The expense of acquiring licenses and of installing the base stations for WiBro is onerous, as the South Korean government learned in March, when LG Telecom, the republic's third-largest cellular provider, decided not to apply for a WiBro license. (LG Telecom is a distinct company from LG Electronics, an equipment and device manufacturer that still plans to make WiBro hardware.)

A shocked South Korean Ministry of Information and Communication, which thought it was running a competition among four companies vying for three licenses, instead was left to simply bless the three remaining ones: SK Telecom, KT, and Hanaro Telecom.

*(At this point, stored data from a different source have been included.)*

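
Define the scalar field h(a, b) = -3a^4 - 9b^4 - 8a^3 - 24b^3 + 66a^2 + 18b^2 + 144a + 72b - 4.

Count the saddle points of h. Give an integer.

h separates as a function of a plus a function of b, so ∇h=0 decouples.
∂h/∂a = -12(a - 3)(a + 1)(a + 4) = 0 at a ∈ {-4, -1, 3}; ∂h/∂b = -36(b - 1)(b + 1)(b + 2) = 0 at b ∈ {-2, -1, 1}.
The Hessian is diagonal: diag(h_aa, h_bb). Second derivatives: h_aa(-4)=-252, h_aa(-1)=144, h_aa(3)=-336; h_bb(-2)=-108, h_bb(-1)=72, h_bb(1)=-216.
Saddle points occur where the two diagonal entries have opposite signs: (-4, -1), (-1, -2), (-1, 1), (3, -1). Count: 4.

4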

Then, on 26 April, the weight of the WiBro burden became further evident when Hanaro dropped out by deciding not to meet the first licensing requirement—a US $116 million payment due on 1 May.

There are, though, a handful of large wire-line telcos without cellular networks. Some, such as China Telecom, may find establishment of a WiBro network an attractive alternative.

Additionally, a major Internet service provider without a physical network of its own, such as EarthLink or AOL Broadband, could go for WiBro. In January, for example, SK Telecom and EarthLink announced a partnership that could eventually bring WiBro service to EarthLink's 5 million U.S. customers.